Bollo auto Lombardia: la guida all'esenzione per chi rottama veicoli inquinanti

La Regione Lombardia concede l'esenzione dal bollo a chi acquista una nuova auto e ne rottama una inquinante, ecco come funziona

24 aprile 2018 - 16:03

Un po' di respiro per il portafogli di chi abita in Lombardia e rottama la propria auto vecchia per comprarne una nuova e meno “inquinante”: niente più bollo per tre anni. L'iniziativa è già attiva dall'inizio dell'anno ma ha voluto ricordarla l'assessore regionale al Bilancio, Finanza e Semplificazione Davide Caparini durante la presentazione dei dati riguardanti la Regione Lombardia e l'analisi del rating dell'Agenzia Moody's. Attenzione però, l'esenzione non riguarderà i diesel ma concede agevolazioni a chi acquisterà auto elettriche. Vediamo allora cosa prevede l'iniziativa della Regione.

NIENTE DIESEL Nonostante le agevolazioni siano rivolte a chi, in qualche modo, contribuisce ad una riduzione dell'inquinamento, salta all'occhio la netta e ben specificata “condanna” dei diesel: “Non sono ammesse al beneficio le autovetture alimentate a gasolio (diesel).” Una precisazione forte che potrebbe anche far scatenare delle polemiche se consideriamo le tesi secondo cui i benzina inquinano più dei diesel, o ancora se pensiamo ad alcune case automobilistiche che ci credono molto e sviluppano propulsori diesel con tecnologie sempre meno inquinanti. Dall'altra parte saranno invece contenti i sostenitori del benzina per non parlare degli amanti dell'elettrico, diciamo che per ora il diesel resiste (scopri se conviene ancora acquistarlo) ma è costretto ad incassare l'ennesimo colpo basso.

I BONUS L'iniziativa mira a migliorare la qualità dell'aria e dell'ambiente nel tentativo di far rientrare la regione nei valori limite di particolato e ossidi di azoto in atmosfera imposti dalle normative nazionali e della Comunità Europea – leggi qui le soluzioni adottate per combattere l'inquinamento a Milano.  Sono tre le agevolazioni previste per chi abita in Regione Lombardia:

  • un contributo di 90 euro per chi demolisce veicoli inquinanti nel corso del 2018;
  • esenzione dal pagamento del bollo per tre anni (2018-2020) per chi acquista una nuova vettura e contestualmente ne demolisce una vecchia e inquinante;
  • tre anni di sconto del 50% sul bollo per chi acquista nuove auto con alimentazione ibrida elettrica o benzina/gasolio plug-in, sempre se acquistati tra il 1 gennaio 2018 e il 31 dicembre 2020.

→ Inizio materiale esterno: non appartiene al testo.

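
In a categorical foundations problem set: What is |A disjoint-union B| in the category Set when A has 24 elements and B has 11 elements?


In Set, the coproduct A + B is the disjoint union.
|A + B| = |A| + |B| = 24 + 11 = 35

35


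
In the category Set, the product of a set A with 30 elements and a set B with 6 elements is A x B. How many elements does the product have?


In Set, the product A x B is the Cartesian product.
By the universal property, |A x B| = |A| * |B|.
|A x B| = 30 * 6 = 180

180


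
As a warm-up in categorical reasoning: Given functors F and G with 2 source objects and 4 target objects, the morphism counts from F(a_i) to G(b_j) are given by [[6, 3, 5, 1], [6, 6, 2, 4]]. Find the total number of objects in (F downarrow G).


Objects of (F downarrow G) are triples (a, b, h: F(a)->G(b)).
The count equals the sum of all entries in the hom-matrix.
sum(row 0) = 15
sum(row 1) = 18
Grand total = 33

33


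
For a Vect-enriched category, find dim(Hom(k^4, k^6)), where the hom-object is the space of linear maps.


In Vect-enriched categories, Hom(k^n, k^m) is the space of m x n matrices.
dim(Hom(k^4, k^6)) = 6 * 4 = 24

24


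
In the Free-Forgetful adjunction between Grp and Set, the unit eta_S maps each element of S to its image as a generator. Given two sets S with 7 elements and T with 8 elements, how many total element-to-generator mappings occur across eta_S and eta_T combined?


The unit eta_X: X -> U(F(X)) of the Free-Forgetful adjunction
maps each element of X to a generator of F(X). For X = S + T (disjoint
union in Set), |S + T| = |S| + |T|.
Total mappings = 7 + 8 = 15.

15


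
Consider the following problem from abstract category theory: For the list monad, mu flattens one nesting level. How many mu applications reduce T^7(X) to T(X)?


Each application of mu: T^2 -> T removes one layer of nesting.
Starting at depth 7 (i.e., T^7(X)), we need to reach T(X).
Number of mu applications = 7 - 1 = 6

6


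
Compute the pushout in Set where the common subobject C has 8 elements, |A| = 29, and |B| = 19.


The pushout A +_C B identifies the images of C in A and B.
|A +_C B| = |A| + |B| - |C| (for injections).
= 29 + 19 - 8 = 40

40


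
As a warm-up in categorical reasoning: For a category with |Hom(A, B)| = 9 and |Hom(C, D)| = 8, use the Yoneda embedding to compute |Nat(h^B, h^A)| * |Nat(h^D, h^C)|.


By the Yoneda lemma, Nat(h^B, h^A) is isomorphic to Hom(A, B),
so |Nat(h^B, h^A)| = |Hom(A, B)| and |Nat(h^D, h^C)| = |Hom(C, D)|.
|Hom(A, B)| = 9, |Hom(C, D)| = 8.
|Nat(h^B, h^A) x Nat(h^D, h^C)| = 9 * 8 = 72

72


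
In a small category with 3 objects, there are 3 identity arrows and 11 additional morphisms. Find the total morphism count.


Each object has an identity morphism, giving 3 identities.
Adding the 11 non-identity morphisms:
Total = 3 + 11 = 14

14


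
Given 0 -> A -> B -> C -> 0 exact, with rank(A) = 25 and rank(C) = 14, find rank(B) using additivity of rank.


For a short exact sequence 0 -> A -> B -> C -> 0,
rank is additive: rank(B) = rank(A) + rank(C).
rank(B) = 25 + 14 = 39

39


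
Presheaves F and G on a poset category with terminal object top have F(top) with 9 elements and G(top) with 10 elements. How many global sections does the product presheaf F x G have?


Global sections of a presheaf on a poset with terminal top satisfy
Gamma(H) ~ H(top). Presheaves admit pointwise products, so
(F x G)(top) = F(top) x G(top) (Cartesian product).
|Gamma(F x G)| = |F(top)| * |G(top)| = 9 * 10 = 90.

90


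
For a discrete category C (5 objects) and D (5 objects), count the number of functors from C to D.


A functor from a discrete category C to D is determined by
where each object maps. Each of the 5 objects of C can map
to any of the 5 objects of D independently.
Number of functors = 5^5 = 3125

3125


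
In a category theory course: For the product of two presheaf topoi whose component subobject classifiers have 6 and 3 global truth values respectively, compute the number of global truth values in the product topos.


In a product of presheaf topoi E_1 x E_2, the subobject classifier
is Omega = Omega_1 x Omega_2 (componentwise), so
|Omega(top)| = |Omega_1(top_1)| * |Omega_2(top_2)|.
= 6 * 3 = 18.

18


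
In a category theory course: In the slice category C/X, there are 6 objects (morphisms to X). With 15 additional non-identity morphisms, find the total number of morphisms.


In the slice category C/X, objects are morphisms to X.
Identity morphisms: 6 (one per object of C/X).
Non-identity morphisms: 15.
Total = 6 + 15 = 21

21


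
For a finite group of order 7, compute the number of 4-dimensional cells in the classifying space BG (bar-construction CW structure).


In the bar-construction CW model of BG, the n-cells are indexed by
n-tuples [g_1|...|g_n] of non-identity elements of G (degenerate
simplices with some g_i = e do not contribute cells), so there are
(|G| - 1)^n n-cells.
For dim = 4 with |G| = 7:
cells = (7 - 1)^4 = 6^4 = 1296

1296


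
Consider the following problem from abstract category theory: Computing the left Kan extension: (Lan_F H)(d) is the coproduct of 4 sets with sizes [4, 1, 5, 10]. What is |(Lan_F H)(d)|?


Pointwise, the left Kan extension (Lan_F H)(d) is the colimit, indexed
by the comma category (F downarrow d), of H composed with the
projection (F downarrow d) -> C. Here that colimit is given
as a coproduct (disjoint union) of sets, so its cardinality is the
sum of the sizes of the summands.
Coproduct of sets with sizes: 4 + 1 + 5 + 10
= 20

20


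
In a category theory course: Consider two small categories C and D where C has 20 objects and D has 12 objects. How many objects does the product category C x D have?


The product category C x D has objects that are pairs (c, d).
Number of pairs = |Ob(C)| * |Ob(D)| = 20 * 12 = 240

240


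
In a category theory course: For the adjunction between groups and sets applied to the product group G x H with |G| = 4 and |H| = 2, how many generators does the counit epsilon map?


The counit epsilon_K: F(U(K)) -> K of the Free-Forgetful adjunction
maps |K| generators of F(U(K)) into K. For K = G x H (the product group),
|G x H| = |G| * |H|.
Total generators mapped = 4 * 2 = 8.

8


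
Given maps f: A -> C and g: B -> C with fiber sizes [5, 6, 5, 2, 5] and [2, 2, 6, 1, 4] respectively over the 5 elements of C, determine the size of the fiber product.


The pullback A x_C B consists of pairs (a, b) with f(a) = g(b).
For each element c in C, the fiber product has |f^-1(c)| * |g^-1(c)| elements.
Summing over C: 5 * 2 + 6 * 2 + 5 * 6 + 2 * 1 + 5 * 4
= 10 + 12 + 30 + 2 + 20 = 74

74


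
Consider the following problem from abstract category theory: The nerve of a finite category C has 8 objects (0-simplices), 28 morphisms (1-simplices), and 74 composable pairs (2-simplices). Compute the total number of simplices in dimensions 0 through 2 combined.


The 2-skeleton of the nerve N(C) consists of simplices in dimensions 0, 1, 2:
  |N(C)_0| = 8 (objects)
  |N(C)_1| = 28 (morphisms)
  |N(C)_2| = 74 (composable pairs)
Total = 8 + 28 + 74 = 110

110


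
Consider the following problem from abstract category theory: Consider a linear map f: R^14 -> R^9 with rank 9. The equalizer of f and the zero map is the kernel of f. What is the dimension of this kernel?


The equalizer of f and the zero map is ker(f).
By the rank-nullity theorem: dim(ker(f)) = dim(domain) - rank(f).
dim(ker(f)) = 14 - 9 = 5

5


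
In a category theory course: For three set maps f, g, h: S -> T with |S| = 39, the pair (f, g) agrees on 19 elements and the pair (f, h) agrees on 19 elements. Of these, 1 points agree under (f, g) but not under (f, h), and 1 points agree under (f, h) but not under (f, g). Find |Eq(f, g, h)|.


Eq(f, g, h) is the triple-agreement set: points in S where all three
maps take the same value. Using inclusion-exclusion on the pairwise data:
Pair (f, g) agrees on 19 points; pair (f, h) on 19 points.
Points agreeing under (f, g) but not (f, h) = 1; under (f, h) but not (f, g) = 1.
Triple-agreement = agreement-in-(f, g) minus points that agree under (f, g) but not (f, h):
|Eq(f, g, h)| = 19 - 1 = 18
(cross-check via (f, h): 19 - 1 = 18.)

18


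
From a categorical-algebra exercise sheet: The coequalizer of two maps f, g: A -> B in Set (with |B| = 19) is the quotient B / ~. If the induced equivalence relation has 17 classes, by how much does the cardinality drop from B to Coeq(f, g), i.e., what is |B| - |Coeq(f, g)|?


The coequalizer Coeq(f, g) = B / ~ has one element per equivalence class.
|B| = 19, |Coeq(f, g)| = 17.
|B| - |Coeq(f, g)| = 19 - 17 = 2.

2


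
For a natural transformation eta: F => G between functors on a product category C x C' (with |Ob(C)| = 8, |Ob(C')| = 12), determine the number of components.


A natural transformation eta: F => G assigns one component morphism per
object of the domain category.
The domain is the product category C x C', so
|Ob(C x C')| = |Ob(C)| * |Ob(C')| = 8 * 12 = 96.
Therefore eta has 96 component morphisms.

96


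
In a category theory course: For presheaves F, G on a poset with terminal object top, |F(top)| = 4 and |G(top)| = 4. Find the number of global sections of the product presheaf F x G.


Global sections of a presheaf on a poset with terminal top satisfy
Gamma(H) ~ H(top). Presheaves admit pointwise products, so
(F x G)(top) = F(top) x G(top) (Cartesian product).
|Gamma(F x G)| = |F(top)| * |G(top)| = 4 * 4 = 16.

16


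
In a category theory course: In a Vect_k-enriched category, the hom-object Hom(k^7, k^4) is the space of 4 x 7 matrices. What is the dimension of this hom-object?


In Vect-enriched categories, Hom(k^n, k^m) is the space of m x n matrices.
dim(Hom(k^7, k^4)) = 4 * 7 = 28

28


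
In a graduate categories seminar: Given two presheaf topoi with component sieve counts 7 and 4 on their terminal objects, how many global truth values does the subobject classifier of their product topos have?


In a product of presheaf topoi E_1 x E_2, the subobject classifier
is Omega = Omega_1 x Omega_2 (componentwise), so
|Omega(top)| = |Omega_1(top_1)| * |Omega_2(top_2)|.
= 7 * 4 = 28.

28


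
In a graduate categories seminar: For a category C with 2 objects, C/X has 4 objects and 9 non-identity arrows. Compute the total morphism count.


In the slice category C/X, objects are morphisms to X.
Identity morphisms: 4 (one per object of C/X).
Non-identity morphisms: 9.
Total = 4 + 9 = 13

13


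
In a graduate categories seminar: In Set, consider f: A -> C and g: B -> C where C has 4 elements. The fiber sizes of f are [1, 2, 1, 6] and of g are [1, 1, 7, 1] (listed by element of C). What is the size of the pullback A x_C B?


The pullback A x_C B consists of pairs (a, b) with f(a) = g(b).
For each element c in C, the fiber product has |f^-1(c)| * |g^-1(c)| elements.
Summing over C: 1 * 1 + 2 * 1 + 1 * 7 + 6 * 1
= 1 + 2 + 7 + 6 = 16

16


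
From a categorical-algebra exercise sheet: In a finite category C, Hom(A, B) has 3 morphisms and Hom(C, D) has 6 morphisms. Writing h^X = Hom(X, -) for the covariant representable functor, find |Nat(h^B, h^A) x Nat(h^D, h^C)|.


By the Yoneda lemma, Nat(h^B, h^A) is isomorphic to Hom(A, B),
so |Nat(h^B, h^A)| = |Hom(A, B)| and |Nat(h^D, h^C)| = |Hom(C, D)|.
|Hom(A, B)| = 3, |Hom(C, D)| = 6.
|Nat(h^B, h^A) x Nat(h^D, h^C)| = 3 * 6 = 18

18


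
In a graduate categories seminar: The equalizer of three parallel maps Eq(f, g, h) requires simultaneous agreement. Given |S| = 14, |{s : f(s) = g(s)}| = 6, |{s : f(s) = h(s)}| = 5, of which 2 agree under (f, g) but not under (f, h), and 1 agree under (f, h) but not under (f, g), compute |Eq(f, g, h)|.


Eq(f, g, h) is the triple-agreement set: points in S where all three
maps take the same value. Using inclusion-exclusion on the pairwise data:
Pair (f, g) agrees on 6 points; pair (f, h) on 5 points.
Points agreeing under (f, g) but not (f, h) = 2; under (f, h) but not (f, g) = 1.
Triple-agreement = agreement-in-(f, g) minus points that agree under (f, g) but not (f, h):
|Eq(f, g, h)| = 6 - 2 = 4
(cross-check via (f, h): 5 - 1 = 4.)

4


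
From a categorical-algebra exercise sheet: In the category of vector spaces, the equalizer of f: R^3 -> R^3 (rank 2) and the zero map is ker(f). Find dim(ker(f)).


The equalizer of f and the zero map is ker(f).
By the rank-nullity theorem: dim(ker(f)) = dim(domain) - rank(f).
dim(ker(f)) = 3 - 2 = 1

1


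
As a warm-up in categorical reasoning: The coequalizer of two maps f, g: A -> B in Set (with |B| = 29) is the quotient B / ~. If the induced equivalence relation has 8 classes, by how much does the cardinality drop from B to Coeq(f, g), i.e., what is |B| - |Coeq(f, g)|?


The coequalizer Coeq(f, g) = B / ~ has one element per equivalence class.
|B| = 29, |Coeq(f, g)| = 8.
|B| - |Coeq(f, g)| = 29 - 8 = 21.

21


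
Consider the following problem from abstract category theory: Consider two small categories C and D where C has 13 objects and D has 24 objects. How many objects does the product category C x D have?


The product category C x D has objects that are pairs (c, d).
Number of pairs = |Ob(C)| * |Ob(D)| = 13 * 24 = 312

312


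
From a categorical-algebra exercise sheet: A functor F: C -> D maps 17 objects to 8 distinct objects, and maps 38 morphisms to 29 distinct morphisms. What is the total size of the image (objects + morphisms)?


The image of F consists of distinct objects and distinct morphisms.
|Im(F)| on objects = 8
|Im(F)| on morphisms = 29
Total image cardinality = 8 + 29 = 37

37


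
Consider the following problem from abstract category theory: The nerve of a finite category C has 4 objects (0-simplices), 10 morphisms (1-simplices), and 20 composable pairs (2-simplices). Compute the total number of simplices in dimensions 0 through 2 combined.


The 2-skeleton of the nerve N(C) consists of simplices in dimensions 0, 1, 2:
  |N(C)_0| = 4 (objects)
  |N(C)_1| = 10 (morphisms)
  |N(C)_2| = 20 (composable pairs)
Total = 4 + 10 + 20 = 34

34


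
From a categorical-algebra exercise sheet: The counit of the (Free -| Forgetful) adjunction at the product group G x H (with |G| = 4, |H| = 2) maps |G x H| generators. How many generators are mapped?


The counit epsilon_K: F(U(K)) -> K of the Free-Forgetful adjunction
maps |K| generators of F(U(K)) into K. For K = G x H (the product group),
|G x H| = |G| * |H|.
Total generators mapped = 4 * 2 = 8.

8


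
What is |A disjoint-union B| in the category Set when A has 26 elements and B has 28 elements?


In Set, the coproduct A + B is the disjoint union.
|A + B| = |A| + |B| = 26 + 28 = 54

54


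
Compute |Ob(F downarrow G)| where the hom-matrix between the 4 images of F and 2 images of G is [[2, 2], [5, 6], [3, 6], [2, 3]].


Objects of (F downarrow G) are triples (a, b, h: F(a)->G(b)).
The count equals the sum of all entries in the hom-matrix.
sum(row 0) = 4
sum(row 1) = 11
sum(row 2) = 9
sum(row 3) = 5
Grand total = 29

29


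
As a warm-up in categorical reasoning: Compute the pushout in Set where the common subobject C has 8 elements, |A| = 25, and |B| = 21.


The pushout A +_C B identifies the images of C in A and B.
|A +_C B| = |A| + |B| - |C| (for injections).
= 25 + 21 - 8 = 38

38


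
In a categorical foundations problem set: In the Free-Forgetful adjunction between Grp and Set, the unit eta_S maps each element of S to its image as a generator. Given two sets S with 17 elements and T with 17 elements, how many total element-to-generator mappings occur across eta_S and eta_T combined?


The unit eta_X: X -> U(F(X)) of the Free-Forgetful adjunction
maps each element of X to a generator of F(X). For X = S + T (disjoint
union in Set), |S + T| = |S| + |T|.
Total mappings = 17 + 17 = 34.

34


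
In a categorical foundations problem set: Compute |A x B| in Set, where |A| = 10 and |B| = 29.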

A CHI LE AGEVOLAZIONI Fatto sta che, esclusi i diesel, vengono specificati i veicoli per i quali è possibile richiedere le agevolazioni dopo l'acquisto: “vetture appartenenti alla categoria M1 (destinati al trasporto di persone con meno di otto posti) con cilindrata non superiore a 2.000 e appartenenti alla classe emissiva Euro 5 o Euro 6 con alimentazione bifuel, ibrida o a benzina”. La contropartita prevede però che, a fronte dell'acquisto di un veicolo rientrante nelle condizioni appena citate, venga rottamato un veicolo benzina Euro 0 o Euro 1, un diesel Euro 0, Euro 1, Euro 2 o Euro 3 o ancora un'auto a doppia alimentazione benzina/metano o benzina/gpl omologati all'orgine Euro 0 o Euro 1. L'esenzione è inoltre estesa a tutta la famiglia, perché “l'acquisto deve avvenire, nel corso del 2018, da parte della medesima persona fisica, o di componenti dello stesso nucleo familiare, che risulti proprietario di un veicolo demolito nel 2018”.

COME OTTENERE IL CONTRIBUTO Per avere i 90 euro di contributo per la demolizione gli interessati dovranno attendere almeno 45 giorni dall'avvenuta rottamazione, dopo di che potranno registrarsi all'Area Personale dei Tributi Regionali e compilare l'apposito modulo con tanto di codice Iban su cui far accreditare il denaro. Per l'esenzione triennale avviene invece tutto in automatico, a meno che proprietario dell'auto demolita e dell'auto nuova acquistata non coincidano, in quel caso bisognerà seguire un iter simile a quello di richiesta del contributo per la demolizione: registrazione e compilazione modulo telematico. Infine per lo sconto del 50% dedicato ai possessori di veicoli ibridi plug in (scopri qui le agevolazioni nelle altre regioni) sarà necessario mostrare la carta di circolazione dell'auto nel momento in cui si effettua il pagamento del bollo, ma sarà necessario recarsi presso gli studi di consulenza per la circolazione dei mezzi di trasporto.